Was so ziemlich alle im Angebot haben: mehr Polizisten. Genaue Zahlen nennen nur die CDU/CSU und die SPD, beide wollen 15.000 Stellen bei Bund und Ländern mehr. Linke, Grüne und FDP nennen keine Zahlen, wollen den Personalmangel aber beseitigen. Die AfD spricht nicht von zusätzlichen Beamten.

Einfach nur mehr Polizisten einzustellen, reicht aber nicht unbedingt. "Das geht nicht so leicht, wie die Politik sich das vorstellt", sagt Ulf Küch, der stellvertretende Vorsitzender des Bunds Deutscher Kriminalbeamter. Neue Polizisten stünden frühestens in vier Jahren zur Verfügung. Auch die Bedingungen für die Bewerber müssten sich verbessern. "Wir finden nur schwer Nachwuchs, er wird zu schlecht bezahlt." Der Bochumer Polizeiwissenschaftler Thomas Feltes nennt die Pläne einen "Überbietungswettbewerb". Es seien nur kurzfristige, wenig durchdachte Vorschläge.

Viele Parteien haben zudem als Problem ausgemacht, dass es zwischen den Bundesländern große Unterschiede bei der Polizei gibt. Die Union will deshalb ein "Musterpolizeigesetz" erarbeiten, damit sich die Standards angleichen. Die FDP will die Struktur der Sicherheitsbehörden in Deutschland "straffen und stärken". Es soll klar sein, wer wofür zuständig ist, sie sollen aber auch enger zusammenarbeiten und Informationen austauschen.

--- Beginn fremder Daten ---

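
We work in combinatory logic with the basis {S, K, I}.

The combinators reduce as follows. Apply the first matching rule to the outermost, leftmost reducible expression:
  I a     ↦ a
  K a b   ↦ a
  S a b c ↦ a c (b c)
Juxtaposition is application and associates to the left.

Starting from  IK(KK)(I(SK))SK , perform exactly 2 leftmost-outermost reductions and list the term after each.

  start: IK(KK)(I(SK))SK
  [1] K(KK)(I(SK))SK
  [2] KKSK

Answer: after 2 steps: KKSK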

"Wir brauchen Zusammenarbeit", bestätigt der Kriminalpolizist Küch. Die Datensysteme, die existieren, müssten aus seiner Sicht vereinfacht werden, damit die Polizisten sie besser nutzen können. Der Polizeiwissenschaftler Feltes merkt an, dass es in den vergangenen Jahrzehnten schon Versuche gegeben habe, Musterpolizeigesetze zu schaffen. Die seien immer abgelehnt worden, weil Polizei aus guten Gründen Ländersache sei.

Die Pläne der AfD gehen noch weiter. Sie will die Polizei zentral organisieren, die Länderpolizeien sollen in der Bundespolizei aufgehen. Es soll bundeseinheitliche Uniformen, Waffen, Ausrüstung und gleiches Gehalt geben. "Zentralisierung ist keine Garantie für irgendwas", kritisiert der Polizeiwissenschaftler Feltes. Sie würde eher noch für mehr Bürokratie sorgen.

Linke, Grüne und FDP wollen die Polizei von "sinnlosen Arbeiten" befreien. Sinnlos finden alle drei Parteien die Verfolgung von Drogenkonsumenten, wobei die FDP hier nur von Cannabis spricht. Auch um die Verfolgung von Schwarzfahrern soll sich die Polizei aus Sicht der Grünen und Linken nicht mehr kümmern müssen.

Eine Spezialisierung von Polizisten statt nur allein die Aufstockung von Stellen hält auch Küch für nötig. "Es ist ein großer Irrtum anzunehmen, dass mehr besser heißt", sagt Küch. "Wir brauchen eine gute Ausbildung der Kriminalpolizei", sagt der Vertreter der deutschen Kriminalbeamten.

Grüne und Linke wollen die Sicherheitsbehörden außerdem besser kontrollieren. Beide fordern Kennzeichnungspflicht für Polizisten und mit einem Beauftragten oder einer Ombudsstelle Fehlverhalten zu untersuchen.

Terrorabwehr

Bei der Bekämpfung von Terrorismus wird am intensivsten über der Einsatz der Bundeswehr im Inneren gestritten. Linke und Grüne sagen dazu Nein. Die Union will die Bundeswehr bei einem schweren Anschlag einsetzen – "zunächst" im bestehenden Gesetzesrahmen. Die SPD nennt auch den bisher zulässigen Rahmen als Anhaltspunkt. AfD und FDP sagen dazu nichts.

Die Polizei soll aus Sicht der FDP und Grünen Terrorverdächtige oder Gefährder lieber gezielt beschatten und überprüfen – statt massenhafter Überwachung auch Unschuldiger.

Die Union will das Gemeinsame Terrorismusabwehrzentrum weiterentwickeln, damit dort verbindlichen Entscheidungen getroffen werden können. Die SPD will auch auf EU-Ebene ein Antiterrorzentrum, in dem ein Austausch aller Sicherheitsbehörden stattfindet. Das ist kein neuer Vorschlag – unter Führung von Europol gibt es bereits das Antiterrorzentrum ECTC, allerdings mit begrenzten Kompetenzen. Auch die FDP fordert, eng mit ausländischen Nachrichtendiensten zu kooperieren und Daten auszutauschen.